Just recently, a friend told me she's waiting to be five years cancer-free so she can be eligible for a kidney transplant. She goes for dialysis twice a week and still works very hard. She comments on my hair, saying she wants my hair instead of her own grey-black crinkly three inches. I'm looking at her beautiful dark face topped by an elaborate scarf and I tell her she can have it, if I can have her smile. She laughs and says, "You don't want my dental bills." I said, "No, I want your scarf collection."


I hope you all have a friend like this.


We are not childhood friends or ex-classmates or distant relatives. We met when I took a menial job washing dishes at the Christian Conference Center where my daughter and her husband live and work. Ten minutes away, if I drive slowly, which I don't. The place might as well be ten light years in the past or a century old, which is closer to the truth.


She taught me how to use the industrial dishwasher, how to properly clean every inch of the kitchen, how to place every fork and plate in the correct cabinets. It was both satisfying and maddening to maintain the ritual, the order of the way things have always been done, especially when it made no sense. The other staff spoke Chinese and Spanish to each other so she and I developed a friendship, which included much hilarity.


There is a dress code there, think modesty and Sisters. In 100 degree weather, I once wore an American flag T-shirt underneath a calf-length sleeveless dress and got a stern talking to. Sorry, no mottoes on shirts. Me: "But I was trying to cover my shoulders and the words GOD BLESS AMERICA, LAND THAT I LOVE were hidden." The Sister looked at me as if I was lying. Me: "I bought it at the Christian book store on the grounds." Finally, I said, " I'm only here to help my daughter before her husband goes to Iraq. I am only here to wash dishes for Jesus."


Now, they all take Jesus pretty seriously there, so that was that. From then on, my friend made me sing about Jesus as I washed dishes, "for lying to a Sister". That just made the whole experience more fun, as far as I was concerned. Our two voices blended as we sang snippets of hymns, old rock and roll lyrics but with Jesus inserted, country and western, Rod Stewart's Maggie May. Devil Songs, she called them, laughing.


I hope you all have a friend like this.


So she and I got together for a quick cup of coffee which turned into three hours of some gossip, some serious discussion, numerous introductions to new kitchen co-workers, ending with my friend praying aloud for me. Some people might not be comfortable with this, but it's what she does and the air in the room actually seemed electrified. I decided to go with the flow. She is originally from South Carolina, so the lilt of her voice and power of her history colored the very long prayer.

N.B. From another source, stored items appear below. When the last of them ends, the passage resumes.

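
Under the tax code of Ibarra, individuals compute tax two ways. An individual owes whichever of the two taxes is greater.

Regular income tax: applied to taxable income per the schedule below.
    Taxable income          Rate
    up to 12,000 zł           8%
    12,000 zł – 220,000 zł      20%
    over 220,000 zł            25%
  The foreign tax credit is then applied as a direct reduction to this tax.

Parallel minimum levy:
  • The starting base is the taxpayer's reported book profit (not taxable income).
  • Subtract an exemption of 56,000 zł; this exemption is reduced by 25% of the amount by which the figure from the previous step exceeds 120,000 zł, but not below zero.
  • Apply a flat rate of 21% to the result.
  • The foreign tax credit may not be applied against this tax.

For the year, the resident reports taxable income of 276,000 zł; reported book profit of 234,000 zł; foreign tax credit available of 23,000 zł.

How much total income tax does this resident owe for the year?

43,365 zł

Parallel minimum levy:
  Base (reported book profit): 234,000 zł
  Exemption: 56,000 zł − 25% × (234,000 zł − 120,000 zł) = 56,000 zł − 28,500 zł = 27,500 zł
  Base: 234,000 zł − 27,500 zł = 206,500 zł
  206,500 zł × 21% = 43,365 zł

Regular income tax:
  12,000 zł × 8% = 960 zł
  208,000 zł × 20% = 41,600 zł
  56,000 zł × 25% = 14,000 zł
  → 56,560 zł
  Less foreign tax credit 23,000 zł → 33,560 zł

43,365 zł > 33,560 zł, so the parallel minimum levy is the binding amount.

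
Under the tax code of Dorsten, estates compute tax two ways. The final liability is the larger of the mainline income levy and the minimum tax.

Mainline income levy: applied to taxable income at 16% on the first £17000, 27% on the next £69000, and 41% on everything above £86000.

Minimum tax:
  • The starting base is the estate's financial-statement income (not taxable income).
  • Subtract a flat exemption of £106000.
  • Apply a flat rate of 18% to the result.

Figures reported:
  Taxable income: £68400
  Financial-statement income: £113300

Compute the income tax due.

£16598

Minimum tax:
  Base (financial-statement income): £113300
  Less exemption £106000 → base £7300
  £7300 × 18% = £1314

Mainline income levy:
  £17000 × 16% = £2720
  £51400 × 27% = £13878
  → £16598

£16598 > £1314, so the mainline income levy governs.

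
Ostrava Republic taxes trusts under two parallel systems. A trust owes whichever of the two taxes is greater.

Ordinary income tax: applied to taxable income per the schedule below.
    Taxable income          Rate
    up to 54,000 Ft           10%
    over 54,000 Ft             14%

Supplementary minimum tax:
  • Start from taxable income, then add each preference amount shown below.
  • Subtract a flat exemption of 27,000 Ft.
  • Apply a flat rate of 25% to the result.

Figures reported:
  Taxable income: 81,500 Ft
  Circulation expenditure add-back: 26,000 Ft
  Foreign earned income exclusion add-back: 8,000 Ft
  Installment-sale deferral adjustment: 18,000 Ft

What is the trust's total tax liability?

26,625 Ft

Ordinary income tax:
  54,000 Ft × 10% = 5,400 Ft
  27,500 Ft × 14% = 3,850 Ft
  → 9,250 Ft

Supplementary minimum tax:
  Adjusted income: 81,500 Ft + 26,000 Ft + 8,000 Ft + 18,000 Ft = 133,500 Ft
  Less exemption 27,000 Ft → base 106,500 Ft
  106,500 Ft × 25% = 26,625 Ft

26,625 Ft > 9,250 Ft, so the supplementary minimum tax is the binding amount.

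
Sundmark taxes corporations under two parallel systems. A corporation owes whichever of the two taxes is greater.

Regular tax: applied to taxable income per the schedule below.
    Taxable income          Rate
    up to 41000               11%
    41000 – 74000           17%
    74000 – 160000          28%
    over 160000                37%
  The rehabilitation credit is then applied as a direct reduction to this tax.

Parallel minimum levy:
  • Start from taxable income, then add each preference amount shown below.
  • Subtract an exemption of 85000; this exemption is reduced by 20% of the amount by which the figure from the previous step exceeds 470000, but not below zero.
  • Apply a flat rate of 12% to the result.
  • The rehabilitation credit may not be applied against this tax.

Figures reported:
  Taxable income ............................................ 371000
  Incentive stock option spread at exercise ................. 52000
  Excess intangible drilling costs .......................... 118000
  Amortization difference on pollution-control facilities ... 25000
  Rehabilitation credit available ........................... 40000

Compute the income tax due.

Regular tax:
  41000 × 11% = 4510
  33000 × 17% = 5610
  86000 × 28% = 24080
  211000 × 37% = 78070
  → 112270
  Less rehabilitation credit 40000 → 72270

Parallel minimum levy:
  Adjusted income: 371000 + 52000 + 118000 + 25000 = 566000
  Exemption: 85000 − 20% × (566000 − 470000) = 85000 − 19200 = 65800
  Base: 566000 − 65800 = 500200
  500200 × 12% = 60024

72270 > 60024, so the regular tax governs.

72270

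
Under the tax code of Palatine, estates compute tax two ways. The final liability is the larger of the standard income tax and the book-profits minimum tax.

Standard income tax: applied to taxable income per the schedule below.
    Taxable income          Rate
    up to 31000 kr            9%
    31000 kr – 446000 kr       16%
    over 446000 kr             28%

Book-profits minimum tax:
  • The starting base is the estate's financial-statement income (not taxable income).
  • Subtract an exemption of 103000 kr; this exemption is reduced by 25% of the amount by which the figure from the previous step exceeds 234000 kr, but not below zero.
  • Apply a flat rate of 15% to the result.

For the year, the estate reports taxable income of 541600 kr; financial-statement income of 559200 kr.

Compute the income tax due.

95958 kr

Book-profits minimum tax:
  Base (financial-statement income): 559200 kr
  Exemption: 103000 kr − 25% × (559200 kr − 234000 kr) = 103000 kr − 81300 kr = 21700 kr
  Base: 559200 kr − 21700 kr = 537500 kr
  537500 kr × 15% = 80625 kr

Standard income tax:
  31000 kr × 9% = 2790 kr
  415000 kr × 16% = 66400 kr
  95600 kr × 28% = 26768 kr
  → 95958 kr

95958 kr > 80625 kr, so the standard income tax governs.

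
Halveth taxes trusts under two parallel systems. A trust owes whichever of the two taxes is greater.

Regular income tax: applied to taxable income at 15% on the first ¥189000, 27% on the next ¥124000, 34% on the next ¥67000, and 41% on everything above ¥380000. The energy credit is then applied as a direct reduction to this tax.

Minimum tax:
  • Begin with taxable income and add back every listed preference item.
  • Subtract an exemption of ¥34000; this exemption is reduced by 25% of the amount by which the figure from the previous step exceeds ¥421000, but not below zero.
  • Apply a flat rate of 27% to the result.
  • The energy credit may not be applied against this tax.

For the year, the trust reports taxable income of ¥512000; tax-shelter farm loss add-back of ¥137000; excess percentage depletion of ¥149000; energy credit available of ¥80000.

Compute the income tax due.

Regular income tax:
  ¥189000 × 15% = ¥28350
  ¥124000 × 27% = ¥33480
  ¥67000 × 34% = ¥22780
  ¥132000 × 41% = ¥54120
  → ¥138730
  Less energy credit ¥80000 → ¥58730

Minimum tax:
  Adjusted income: ¥512000 + ¥137000 + ¥149000 = ¥798000
  Exemption: 25% × (¥798000 − ¥421000) = ¥94250 ≥ ¥34000, so the exemption is fully phased out
  Base: ¥798000 − ¥0 = ¥798000
  ¥798000 × 27% = ¥215460

¥215460 > ¥58730, so the minimum tax is the binding amount.

¥215460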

I know she really believes in the power of prayer, so I just listened and let her words wash through me. At some point she mentioned hedges of protection and letting the blood of Jesus cover all of my concerns. I regret to say that's where she lost me as I began imagining my family amongst blood-dripped hedges. When she finished, I think she was expecting me to pray for her, which I have done in the past, just in a more private setting. Her apartment before surgery. In the hospital after they removed both of her breasts.


All I could manage was a weak Amen. But after I woke this morning to see ice glistening the forsythia hedge that did not get pruned after the storm, actually ice covering everything, I thought perhaps this is an answer to her prayers, because I found it so calming and beautiful after two days of fighting ridiculous medical battles on behalf of my husband and getting nowhere except frustrated and furious.


I hope you all have a friend like this.